The big sloping lawn out in front of the house was newly mown, striped with pale and dark ribbons of green. On the far side, the two laburnums were in full flower at last, the long golden chains making a blaze of colour against the darker trees beyond. The roses were out too, and the scarlet begonias, and in the long herbaceous border all my lovely hybrid lupins, columbine, delphinium, sweet-william, and the huge, pale, scented iris. One of the gardeners was coming up the drive from his lunch. I could see the roof of his cottage through the trees, and beyond it to one side, the place where the drive went out through the iron gates on the Canterbury road.

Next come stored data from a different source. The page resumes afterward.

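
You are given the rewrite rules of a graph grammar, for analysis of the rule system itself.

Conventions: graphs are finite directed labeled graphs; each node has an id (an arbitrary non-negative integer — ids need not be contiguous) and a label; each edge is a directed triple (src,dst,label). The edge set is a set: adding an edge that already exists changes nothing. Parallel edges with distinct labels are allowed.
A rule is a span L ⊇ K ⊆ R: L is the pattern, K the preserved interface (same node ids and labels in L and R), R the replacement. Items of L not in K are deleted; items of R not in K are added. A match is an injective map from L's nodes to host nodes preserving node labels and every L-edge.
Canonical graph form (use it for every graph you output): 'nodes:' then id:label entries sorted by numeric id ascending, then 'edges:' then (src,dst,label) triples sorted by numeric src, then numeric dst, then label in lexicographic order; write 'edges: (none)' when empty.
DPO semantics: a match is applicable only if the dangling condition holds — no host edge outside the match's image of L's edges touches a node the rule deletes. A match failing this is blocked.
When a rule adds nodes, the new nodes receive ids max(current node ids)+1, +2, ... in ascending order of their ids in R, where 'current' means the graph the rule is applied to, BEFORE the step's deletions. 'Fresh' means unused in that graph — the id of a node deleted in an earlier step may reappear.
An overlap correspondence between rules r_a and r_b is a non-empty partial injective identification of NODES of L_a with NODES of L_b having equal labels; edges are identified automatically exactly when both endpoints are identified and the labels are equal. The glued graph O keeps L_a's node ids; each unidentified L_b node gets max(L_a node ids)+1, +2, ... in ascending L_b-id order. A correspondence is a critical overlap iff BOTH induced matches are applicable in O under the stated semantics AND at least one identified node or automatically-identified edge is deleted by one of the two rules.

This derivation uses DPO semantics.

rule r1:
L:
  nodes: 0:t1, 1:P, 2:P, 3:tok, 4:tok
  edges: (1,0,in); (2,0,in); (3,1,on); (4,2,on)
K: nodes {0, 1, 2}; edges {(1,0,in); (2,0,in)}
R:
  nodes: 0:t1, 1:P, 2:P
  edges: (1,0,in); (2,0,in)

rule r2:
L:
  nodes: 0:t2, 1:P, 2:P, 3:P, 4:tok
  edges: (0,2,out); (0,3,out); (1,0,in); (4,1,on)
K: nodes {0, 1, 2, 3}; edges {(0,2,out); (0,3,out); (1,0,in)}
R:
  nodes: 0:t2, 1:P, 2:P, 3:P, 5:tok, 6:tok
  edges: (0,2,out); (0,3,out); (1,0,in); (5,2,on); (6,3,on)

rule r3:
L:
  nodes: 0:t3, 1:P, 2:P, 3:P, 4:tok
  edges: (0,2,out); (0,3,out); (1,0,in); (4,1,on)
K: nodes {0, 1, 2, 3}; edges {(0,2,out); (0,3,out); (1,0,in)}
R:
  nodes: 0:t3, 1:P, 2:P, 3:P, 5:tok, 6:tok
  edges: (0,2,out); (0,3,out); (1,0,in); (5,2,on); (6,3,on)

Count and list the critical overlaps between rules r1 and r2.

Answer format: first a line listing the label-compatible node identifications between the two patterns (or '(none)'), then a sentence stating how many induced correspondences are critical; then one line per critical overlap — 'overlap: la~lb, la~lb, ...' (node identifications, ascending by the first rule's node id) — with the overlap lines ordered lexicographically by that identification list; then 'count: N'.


label-compatible node identifications between L(r1) and L(r2): 1~1, 1~2, 1~3, 2~1, 2~2, 2~3, 3~4, 4~4
6 of the induced correspondences are critical overlaps of r1 and r2.
overlap: 1~1, 2~2, 3~4
overlap: 1~1, 2~3, 3~4
overlap: 1~1, 3~4
overlap: 1~2, 2~1, 4~4
overlap: 1~3, 2~1, 4~4
overlap: 2~1, 4~4
count: 6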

My wife’s house. Her garden. How beautiful it all was! How peaceful! Now, if only Pamela would try to be a little less solicitous of my welfare, less prone to coax me into doing things for my own good rather than for my own pleasure, then everything would be heaven. Mind you, I don’t want to give the impression that I do not love her – I worship the very air she breathes – or that I can’t manage her, or that I am not the captain of my ship. All I am trying to say is that she can be a trifle irritating at times, the way she carries on. For example, those little mannerisms of hers – I do wish she would drop them all, especially the way she has of pointing a finger at me to emphasise a phrase. You must remember that I am a man who is built rather small, and a gesture like this, when used to excess by a person like my wife, is apt to intimidate. I sometimes find it difficult to convince myself that she is not an overbearing woman.

‘Arthur!’ she called. ‘Come here.’

‘What?’

‘I’ve just had a most marvellous idea. Come here.’

I turned and went over to where she was lying on the sofa.

‘Look,’ she said, ‘do you want to have some fun?’

‘What sort of fun?’

‘With the Snapes?’

‘Who are the Snapes?’

‘Come on,’ she said. ‘Wake up. Henry and Sally Snape. Our week-end guests.’

‘Well?’

‘Now listen. I was lying here thinking how awful they really are… the way they behave… him with his jokes and her like a sort of love-crazed sparrow…’ She hesitated, smiling slyly, and for some reason, I got the impression she was about to say a shocking thing. ‘Well – if that’s the way they behave when they’re in front of us, then what on earth must they be like when they’re alone together?’

‘Now wait a minute, Pamela – ’

‘Don’t be an ass, Arthur. Let’s have some fun – some real fun for once – tonight.’ She had half raised herself up off the sofa, her face bright with a kind of sudden recklessness, the mouth slightly open, and she was looking at me with two round grey eyes, a spark dancing slowly in each.

‘Why shouldn’t we?’

‘What do you want to do?’

‘Why, it’s obvious. Can’t you see?’

‘No, I can’t.’

‘All we’ve got to do is put a microphone in their room.’ I admit I was expecting something pretty bad, but when she said this I was so shocked I didn’t know what to answer.

‘That’s exactly what we’ll do,’ she said.

‘Here!’ I cried. ‘No. Wait a minute. You can’t do that.’

‘Why not?’

‘That’s about the nastiest trick I ever heard of. It’s like – why, it’s like listening at keyholes, or reading letters, only far far worse. You don’t mean this seriously, do you?’